Since laughing with Dahan’s film is clearly not an option, all that remains, at least for those clued-in viewers who have have been informed that identification with fictional characters is a load of the old malarkey, is to laugh at it. The laughter which accompanied the Cannes screening was unambiguously derisive, but I suspect it was also defensive, a way for critics to distance themselves from an emotional experience they were too ‘cool’ or embarrassed to embrace.

For Grace of Monaco is nothing if not emotional. The screen is often flooded with primary colours, and while this never announces itself as an anti-realist effect, the lighting is carefully cued to fluctuations in Grace Kelly’s emotional state. Though there is an echo here of such noted melodramatists as Sirk and Minnelli, Dahan’s mise en scène more obviously evokes Max Ophuls in its expressive economy.

All the film’s motifs and concerns can be found in its exemplary opening shot, which seems to begin with the camera retreating down a road. This is soon revealed to be an image projected on a screen in a Hollywood studio where Grace Kelly is shooting High Society (1956). As actors and technicians applaud, Grace leaves the set, Dahan’s camera following her from behind. Only after she has entered her dressing room and positioned herself before a mirror do we finally catch a glimpse of Grace’s face, and we see it only via a reflection. Grace’s aristocratic power and control are emphasised by the way she hands some flowers she has been given to an assistant, then begins removing her coat, which is immediately grabbed by another assistant.

Yet the sheer length of the take (it runs a little over two minutes) suggests this power and control are illusory, hemmed in and defined not merely by the camera itself, but by those marks of artifice which bracket the shot, and determine Grace’s every move.
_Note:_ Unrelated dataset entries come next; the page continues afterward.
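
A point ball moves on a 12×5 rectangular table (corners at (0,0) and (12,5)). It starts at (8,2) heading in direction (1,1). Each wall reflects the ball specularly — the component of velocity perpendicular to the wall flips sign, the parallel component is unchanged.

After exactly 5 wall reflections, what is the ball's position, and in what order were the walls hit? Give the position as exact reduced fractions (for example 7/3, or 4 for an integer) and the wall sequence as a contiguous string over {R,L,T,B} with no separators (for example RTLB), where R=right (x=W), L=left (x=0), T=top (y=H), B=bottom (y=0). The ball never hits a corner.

1. t=3 → T at (11,5); v=(1,-1)
2. t=1 → R at (12,4); v=(-1,-1)
3. t=4 → B at (8,0); v=(-1,1)
4. t=5 → T at (3,5); v=(-1,-1)
5. t=3 → L at (0,2); v=(1,-1)

Final position: (0,2)
Wall sequence: TRBTL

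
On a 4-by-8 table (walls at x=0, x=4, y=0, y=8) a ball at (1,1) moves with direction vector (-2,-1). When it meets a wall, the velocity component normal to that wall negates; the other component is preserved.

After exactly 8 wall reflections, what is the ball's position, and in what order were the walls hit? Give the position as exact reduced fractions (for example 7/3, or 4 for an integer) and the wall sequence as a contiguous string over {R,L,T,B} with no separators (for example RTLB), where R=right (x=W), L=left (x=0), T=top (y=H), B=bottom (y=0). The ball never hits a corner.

Final position: (4,13/2)
Wall sequence: LBRLRLTR

1. t=1/2 → L at (0,1/2); v=(2,-1)
2. t=1/2 → B at (1,0); v=(2,1)
3. t=3/2 → R at (4,3/2); v=(-2,1)
4. t=2 → L at (0,7/2); v=(2,1)
5. t=2 → R at (4,11/2); v=(-2,1)
6. t=2 → L at (0,15/2); v=(2,1)
7. t=1/2 → T at (1,8); v=(2,-1)
8. t=3/2 → R at (4,13/2); v=(-2,-1)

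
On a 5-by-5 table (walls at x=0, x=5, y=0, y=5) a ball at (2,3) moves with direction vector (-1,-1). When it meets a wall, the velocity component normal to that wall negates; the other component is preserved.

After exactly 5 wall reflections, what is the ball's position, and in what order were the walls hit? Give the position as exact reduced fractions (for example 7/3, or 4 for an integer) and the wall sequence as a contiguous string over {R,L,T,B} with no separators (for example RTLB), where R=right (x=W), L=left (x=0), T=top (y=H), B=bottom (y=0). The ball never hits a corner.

1. t=2 → L at (0,1); v=(1,-1)
2. t=1 → B at (1,0); v=(1,1)
3. t=4 → R at (5,4); v=(-1,1)
4. t=1 → T at (4,5); v=(-1,-1)
5. t=4 → L at (0,1); v=(1,-1)

Final position: (0,1)
Wall sequence: LBRTL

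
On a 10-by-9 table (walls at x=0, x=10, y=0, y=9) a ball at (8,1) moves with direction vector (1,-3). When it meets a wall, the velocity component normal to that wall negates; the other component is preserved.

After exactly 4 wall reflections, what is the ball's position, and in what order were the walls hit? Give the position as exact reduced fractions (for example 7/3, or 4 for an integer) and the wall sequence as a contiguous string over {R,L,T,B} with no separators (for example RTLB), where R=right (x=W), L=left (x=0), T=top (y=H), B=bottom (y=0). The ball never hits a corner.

1. t=1/3 → B at (25/3,0); v=(1,3)
2. t=5/3 → R at (10,5); v=(-1,3)
3. t=4/3 → T at (26/3,9); v=(-1,-3)
4. t=3 → B at (17/3,0); v=(-1,3)

Final position: (17/3,0)
Wall sequence: BRTB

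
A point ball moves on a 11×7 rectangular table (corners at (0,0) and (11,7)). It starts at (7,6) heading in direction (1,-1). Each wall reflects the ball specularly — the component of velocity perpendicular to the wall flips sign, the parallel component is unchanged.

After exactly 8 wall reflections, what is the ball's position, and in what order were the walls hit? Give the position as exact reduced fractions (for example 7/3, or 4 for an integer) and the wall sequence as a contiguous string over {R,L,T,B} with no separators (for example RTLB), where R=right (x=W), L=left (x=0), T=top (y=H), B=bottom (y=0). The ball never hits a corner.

1. t=4 → R at (11,2); v=(-1,-1)
2. t=2 → B at (9,0); v=(-1,1)
3. t=7 → T at (2,7); v=(-1,-1)
4. t=2 → L at (0,5); v=(1,-1)
5. t=5 → B at (5,0); v=(1,1)
6. t=6 → R at (11,6); v=(-1,1)
7. t=1 → T at (10,7); v=(-1,-1)
8. t=7 → B at (3,0); v=(-1,1)

Final position: (3,0)
Wall sequence: RBTLBRTB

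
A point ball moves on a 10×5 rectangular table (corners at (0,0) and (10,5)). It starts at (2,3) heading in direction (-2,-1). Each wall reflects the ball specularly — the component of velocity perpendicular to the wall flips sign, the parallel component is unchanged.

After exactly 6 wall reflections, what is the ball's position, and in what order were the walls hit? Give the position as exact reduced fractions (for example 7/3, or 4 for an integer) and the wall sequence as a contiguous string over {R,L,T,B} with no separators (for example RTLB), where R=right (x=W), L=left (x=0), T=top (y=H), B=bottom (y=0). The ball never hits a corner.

1. t=1 → L at (0,2); v=(2,-1)
2. t=2 → B at (4,0); v=(2,1)
3. t=3 → R at (10,3); v=(-2,1)
4. t=2 → T at (6,5); v=(-2,-1)
5. t=3 → L at (0,2); v=(2,-1)
6. t=2 → B at (4,0); v=(2,1)

Final position: (4,0)
Wall sequence: LBRTLB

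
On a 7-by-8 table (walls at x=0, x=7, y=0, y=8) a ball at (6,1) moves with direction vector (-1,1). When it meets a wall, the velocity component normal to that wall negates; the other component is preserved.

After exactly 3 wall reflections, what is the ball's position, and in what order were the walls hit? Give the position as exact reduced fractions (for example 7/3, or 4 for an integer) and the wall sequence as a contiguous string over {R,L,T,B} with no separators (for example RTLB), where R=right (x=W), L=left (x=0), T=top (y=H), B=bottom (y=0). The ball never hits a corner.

Final position: (7,2)
Wall sequence: LTR

1. t=6 → L at (0,7); v=(1,1)
2. t=1 → T at (1,8); v=(1,-1)
3. t=6 → R at (7,2); v=(-1,-1)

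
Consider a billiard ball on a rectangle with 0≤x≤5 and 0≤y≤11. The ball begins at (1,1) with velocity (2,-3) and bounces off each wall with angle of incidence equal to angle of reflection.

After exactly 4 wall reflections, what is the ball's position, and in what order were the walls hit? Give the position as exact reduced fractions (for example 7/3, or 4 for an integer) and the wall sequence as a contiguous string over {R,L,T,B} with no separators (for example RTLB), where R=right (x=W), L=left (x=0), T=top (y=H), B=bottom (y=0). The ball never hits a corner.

Final position: (0,19/2)
Wall sequence: BRTL

1. t=1/3 → B at (5/3,0); v=(2,3)
2. t=5/3 → R at (5,5); v=(-2,3)
3. t=2 → T at (1,11); v=(-2,-3)
4. t=1/2 → L at (0,19/2); v=(2,-3)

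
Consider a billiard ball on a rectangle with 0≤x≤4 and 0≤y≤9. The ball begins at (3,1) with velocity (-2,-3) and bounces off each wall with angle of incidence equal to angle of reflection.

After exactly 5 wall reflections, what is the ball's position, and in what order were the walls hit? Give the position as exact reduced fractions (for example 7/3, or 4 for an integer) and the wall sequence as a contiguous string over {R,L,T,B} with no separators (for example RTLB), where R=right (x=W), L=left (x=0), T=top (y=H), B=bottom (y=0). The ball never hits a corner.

Final position: (0,5/2)
Wall sequence: BLTRL

1. t=1/3 → B at (7/3,0); v=(-2,3)
2. t=7/6 → L at (0,7/2); v=(2,3)
3. t=11/6 → T at (11/3,9); v=(2,-3)
4. t=1/6 → R at (4,17/2); v=(-2,-3)
5. t=2 → L at (0,5/2); v=(2,-3)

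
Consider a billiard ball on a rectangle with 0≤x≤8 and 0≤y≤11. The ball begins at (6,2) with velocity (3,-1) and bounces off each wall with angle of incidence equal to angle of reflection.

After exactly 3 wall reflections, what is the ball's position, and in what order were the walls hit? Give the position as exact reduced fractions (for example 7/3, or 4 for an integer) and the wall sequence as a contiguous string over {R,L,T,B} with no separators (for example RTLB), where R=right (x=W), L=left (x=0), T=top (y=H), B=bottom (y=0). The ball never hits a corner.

Final position: (0,4/3)
Wall sequence: RBL

1. t=2/3 → R at (8,4/3); v=(-3,-1)
2. t=4/3 → B at (4,0); v=(-3,1)
3. t=4/3 → L at (0,4/3); v=(3,1)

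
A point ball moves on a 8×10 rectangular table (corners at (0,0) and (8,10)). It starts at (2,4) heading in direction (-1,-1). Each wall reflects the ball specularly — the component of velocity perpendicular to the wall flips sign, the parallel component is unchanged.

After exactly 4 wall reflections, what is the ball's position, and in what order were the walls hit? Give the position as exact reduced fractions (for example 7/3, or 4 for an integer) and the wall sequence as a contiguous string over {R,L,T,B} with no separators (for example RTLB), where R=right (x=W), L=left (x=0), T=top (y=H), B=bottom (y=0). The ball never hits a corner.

1. t=2 → L at (0,2); v=(1,-1)
2. t=2 → B at (2,0); v=(1,1)
3. t=6 → R at (8,6); v=(-1,1)
4. t=4 → T at (4,10); v=(-1,-1)

Final position: (4,10)
Wall sequence: LBRT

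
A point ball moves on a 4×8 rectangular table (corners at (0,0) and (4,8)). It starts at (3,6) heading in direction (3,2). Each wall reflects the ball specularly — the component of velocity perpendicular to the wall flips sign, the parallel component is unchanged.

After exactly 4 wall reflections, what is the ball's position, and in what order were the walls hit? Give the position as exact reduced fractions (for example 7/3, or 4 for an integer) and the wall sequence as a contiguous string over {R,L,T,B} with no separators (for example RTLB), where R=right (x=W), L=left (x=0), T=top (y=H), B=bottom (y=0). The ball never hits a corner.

1. t=1/3 → R at (4,20/3); v=(-3,2)
2. t=2/3 → T at (2,8); v=(-3,-2)
3. t=2/3 → L at (0,20/3); v=(3,-2)
4. t=4/3 → R at (4,4); v=(-3,-2)

Final position: (4,4)
Wall sequence: RTLR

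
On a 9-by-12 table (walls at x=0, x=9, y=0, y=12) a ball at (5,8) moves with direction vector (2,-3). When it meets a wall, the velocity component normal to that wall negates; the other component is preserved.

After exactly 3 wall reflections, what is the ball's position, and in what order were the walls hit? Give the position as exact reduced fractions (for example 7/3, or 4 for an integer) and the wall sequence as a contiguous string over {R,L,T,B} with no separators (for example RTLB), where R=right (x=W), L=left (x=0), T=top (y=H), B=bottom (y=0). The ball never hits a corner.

Final position: (0,23/2)
Wall sequence: RBL

1. t=2 → R at (9,2); v=(-2,-3)
2. t=2/3 → B at (23/3,0); v=(-2,3)
3. t=23/6 → L at (0,23/2); v=(2,3)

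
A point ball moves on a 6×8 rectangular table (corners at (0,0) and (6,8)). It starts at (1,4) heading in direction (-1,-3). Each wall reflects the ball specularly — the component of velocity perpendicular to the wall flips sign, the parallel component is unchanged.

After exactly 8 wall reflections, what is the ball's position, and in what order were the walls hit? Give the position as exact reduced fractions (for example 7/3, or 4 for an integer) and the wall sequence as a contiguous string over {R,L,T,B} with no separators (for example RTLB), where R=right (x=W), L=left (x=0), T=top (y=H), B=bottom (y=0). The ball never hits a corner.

Final position: (0,3)
Wall sequence: LBTBRTBL

1. t=1 → L at (0,1); v=(1,-3)
2. t=1/3 → B at (1/3,0); v=(1,3)
3. t=8/3 → T at (3,8); v=(1,-3)
4. t=8/3 → B at (17/3,0); v=(1,3)
5. t=1/3 → R at (6,1); v=(-1,3)
6. t=7/3 → T at (11/3,8); v=(-1,-3)
7. t=8/3 → B at (1,0); v=(-1,3)
8. t=1 → L at (0,3); v=(1,3)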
The roads along which she will drive in Monaco look no more ‘realistic’ than the back-projected one seen here, and the mirror shot is just the first in a series portraying her as an entrapped object for the look, repeatedly framed in doorways and windows. The camera intimately explores Grace’s face during theoretically private moments, and slowly tracks in as she talks to her mother on the telephone, gradually transforming a long shot into an extreme close up; Grace is left with nowhere to hide, no place in which she can escape scrutiny.

Yet Dahan reminds us that his Philadelphian heroine recreated herself as ‘Grace Kelly’, meticulously perfecting, to use the words of her confidant Father Tucker (Frank Langella), “a certain kind of accent” (the casting of Nicole Kidman, an Australian actress ‘doing’ an American accent, is extremely apt), and once she begins bringing performative skills learned in Hollywood to bear on her ‘role’ as Princess of Monaco, the invasive camera can be enlisted as an ally, allowing the film to end with her looking directly into the lens.

Monaco is depicted as a ‘feminised’ country, ostensibly governed by a weak male, Prince Rainier (Tim Roth), an insecure performer constantly retreating into either darkness or the rear of the frame. One key scene begins with Grace, dressed in regal splendour, standing motionless at the top of a staircase, then shows her descending to meet Rainier, whom she visually dominates. Grace is both the real ruler of this nation and the embodiment of its spirit (the colour of her clothing often matches that of the decor), and once she has learned to shape her public image (via a series of what are essentially acting lessons), she can truthfully declare “I am Monaco”.

Dahan has an almost Capraesque optimism about identity: for him, performative gestures, despite being studied and rehearsed, not only unproblematically represent ‘genuine’ inner states, but also enable the female performer to impose her vision on a world ruled by masculine politicians. Grace’s climactic speech about love – totally lacking in irony – apparently attracted guffaws at Cannes, and its emphasis on how reality can be redefined and history reshaped by skilful feminine performance could hardly be less fashionable. But Grace of Monaco will surely reward multiple viewings and close analysis, and be remembered long after most of today’s ‘hip’ successes have been forgotten. Marie Claire’s reviewer was correct: this is a stylish and beautiful film.